Übrigens gefällt auch mir ME2 -obwohl ich mich eigentlich zur Old-School-RPG-Fraktion zähle- deutlich besser als der Vorgänger. Der 4P-Test inklusive Wertung ist für mich, auch wenn ich nicht mit allen Kritikpunkten d'accord gehe, allerdings trotzdem vollkommen nachvollziehbar.
Rooster schrieb am
ItsPayne hat geschrieben:Für mich eines der überzeugendsten spiele der letzten 5 jahre. Endlich mal wieder ein game zum abtauchen und mitfiebern mit den protagonisten. Sprich: Ein game mit seele.
Welche art von RPG das spiel nun letztendlich ist ist mir völlig egal. Es geht auf! Ich fand ME2 übrigends um welten besser als ME1. Die kürzungen in der equipverwaltungen waren für mich schnitte an der richtigen stelle (gott hat das mit den vielen sinnlosen items in ME1 genervt!).
Die damaligen FinalFantasy spiele waren doch auch nicht so überragend weil sie ein tolles gameplay gehabt hätten. Sie waren es, weil die handlung filmreif erzählt wurde und man mit den figuren mitfiebern und leiden konnte.
ME2 ist genau so ein spiel und ich freu mich riesig auf den nachfolger.
Für mich hat 4players hier großen mist gebaut, diesen großartigen titel so konsequent zu verleugnen, weil er den RPG vorstellungen eines gewissen redakteurs nicht gerecht wurde.
Für mich Biowares bestes werk.
deine aussage kann ich nur unterschreiben. das konzept von ME geht einfach voll und ganz auf und ergibt eines der besten spiele der letzen paar jahre. egal ob man es als RPG oder shooter sieht ME ist einfach eine klasse für sich. einfach mal genre denken über bord werfen und ein geniales scifi abenteuer genießen!
ico schrieb am
Andrew Kay hat geschrieben:Würde das Game gerne zocken, da ich aber nur eine PS3 besitze, habe ich den ersten Teil logischerweise nicht gezockt. Was meint ihr? Reicht die Comic Einführung in der PS3 Version von Mass Effect 2 um die Story zu durchblicken? Oder würdet ihr vollkommen davon abraten, ohne den ersten Teil zu kennen, den zweiten anzufangen?

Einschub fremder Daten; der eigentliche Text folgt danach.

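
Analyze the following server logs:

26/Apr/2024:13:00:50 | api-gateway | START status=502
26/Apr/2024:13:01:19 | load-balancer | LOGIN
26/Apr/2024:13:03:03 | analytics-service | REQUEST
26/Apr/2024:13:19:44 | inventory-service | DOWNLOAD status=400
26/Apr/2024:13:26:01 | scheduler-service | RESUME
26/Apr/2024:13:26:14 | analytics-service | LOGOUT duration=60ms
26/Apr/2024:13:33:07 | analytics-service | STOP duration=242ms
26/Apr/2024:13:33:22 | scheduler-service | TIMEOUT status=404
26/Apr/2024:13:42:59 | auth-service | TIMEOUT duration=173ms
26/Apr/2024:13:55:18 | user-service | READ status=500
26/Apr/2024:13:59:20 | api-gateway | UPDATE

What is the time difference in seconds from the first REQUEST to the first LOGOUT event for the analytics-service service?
1391

To find the time between events:

1. Locate the first REQUEST event for analytics-service: 26/Apr/2024:13:03:03
2. Locate the first LOGOUT event for analytics-service: 26/Apr/2024:13:26:14
3. Calculate the difference: 26/Apr/2024:13:26:14 - 26/Apr/2024:13:03:03 = 1391 seconds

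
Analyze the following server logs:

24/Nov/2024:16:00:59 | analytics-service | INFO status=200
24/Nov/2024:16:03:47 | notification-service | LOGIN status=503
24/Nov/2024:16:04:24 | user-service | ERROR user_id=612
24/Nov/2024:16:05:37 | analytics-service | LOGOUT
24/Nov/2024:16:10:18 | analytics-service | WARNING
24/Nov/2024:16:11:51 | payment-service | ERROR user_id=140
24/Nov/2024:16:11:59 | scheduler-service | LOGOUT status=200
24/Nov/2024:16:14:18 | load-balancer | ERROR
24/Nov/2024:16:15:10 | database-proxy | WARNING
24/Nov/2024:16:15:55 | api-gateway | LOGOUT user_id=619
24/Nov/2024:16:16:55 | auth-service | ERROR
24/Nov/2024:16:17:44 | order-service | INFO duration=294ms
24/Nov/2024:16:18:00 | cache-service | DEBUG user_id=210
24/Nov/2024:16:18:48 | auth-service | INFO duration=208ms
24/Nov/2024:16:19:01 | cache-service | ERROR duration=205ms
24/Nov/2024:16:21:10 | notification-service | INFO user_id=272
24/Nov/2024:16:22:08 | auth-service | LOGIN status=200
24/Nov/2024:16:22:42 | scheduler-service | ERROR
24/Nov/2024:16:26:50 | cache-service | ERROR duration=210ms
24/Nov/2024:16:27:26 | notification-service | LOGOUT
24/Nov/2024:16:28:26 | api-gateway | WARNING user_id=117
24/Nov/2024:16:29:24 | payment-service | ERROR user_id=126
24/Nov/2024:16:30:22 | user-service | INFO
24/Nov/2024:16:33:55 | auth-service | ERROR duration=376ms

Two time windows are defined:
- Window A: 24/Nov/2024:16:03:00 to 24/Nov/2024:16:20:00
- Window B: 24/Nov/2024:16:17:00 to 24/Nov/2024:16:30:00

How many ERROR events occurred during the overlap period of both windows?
1

To find overlap events:

1. Window A: 24/Nov/2024:16:03:00 to 24/Nov/2024:16:20:00
2. Window B: 24/Nov/2024:16:17:00 to 24/Nov/2024:16:30:00
3. Overlap period: 24/Nov/2024:16:17:00 to 24/Nov/2024:16:20:00
4. Count ERROR events in overlap: 1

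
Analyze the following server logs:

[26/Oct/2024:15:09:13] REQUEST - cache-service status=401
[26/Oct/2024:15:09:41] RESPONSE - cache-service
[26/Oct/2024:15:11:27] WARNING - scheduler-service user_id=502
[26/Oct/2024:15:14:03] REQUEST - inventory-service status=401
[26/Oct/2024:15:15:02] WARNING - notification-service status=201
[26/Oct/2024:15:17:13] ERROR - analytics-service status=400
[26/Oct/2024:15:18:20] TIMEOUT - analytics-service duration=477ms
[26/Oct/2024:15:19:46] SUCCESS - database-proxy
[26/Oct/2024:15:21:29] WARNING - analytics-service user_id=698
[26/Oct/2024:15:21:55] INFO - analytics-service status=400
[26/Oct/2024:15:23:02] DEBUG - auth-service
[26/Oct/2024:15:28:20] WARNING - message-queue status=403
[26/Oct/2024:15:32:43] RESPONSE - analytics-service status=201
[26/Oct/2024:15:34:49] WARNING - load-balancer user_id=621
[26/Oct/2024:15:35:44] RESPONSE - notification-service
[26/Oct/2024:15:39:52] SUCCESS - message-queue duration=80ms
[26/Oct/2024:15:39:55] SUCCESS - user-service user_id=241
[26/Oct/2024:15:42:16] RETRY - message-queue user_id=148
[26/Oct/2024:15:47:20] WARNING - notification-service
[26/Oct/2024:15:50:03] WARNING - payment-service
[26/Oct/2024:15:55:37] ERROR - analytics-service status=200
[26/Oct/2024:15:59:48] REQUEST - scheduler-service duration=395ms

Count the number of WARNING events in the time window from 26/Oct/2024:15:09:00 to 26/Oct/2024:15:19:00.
2

To count events in the time window:

1. Window boundaries: 26/Oct/2024:15:09:00 to 26/Oct/2024:15:19:00
2. Filter for WARNING events within this window
3. Count matching events: 2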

Ich hab auch "nur" eine PS3 und konnte aber den ersten Teil auf einer geliehen Xbox spielen. Meine Freundin hatte mit dem interaktiven Comic und mit der PS3 Version ME2 gespielt und ich behaupte mal ihr hat es keinen Abbruch getan. Ich war zwar an der ein oder anderen Stelle etwas emotionaler, da ich die Charaktere kannte, aber das wars auch schon.
johndoe1044785 schrieb am
ging mir genauso und ich würde einfach mal behaupten, du kannst es bedenkenlos spielen.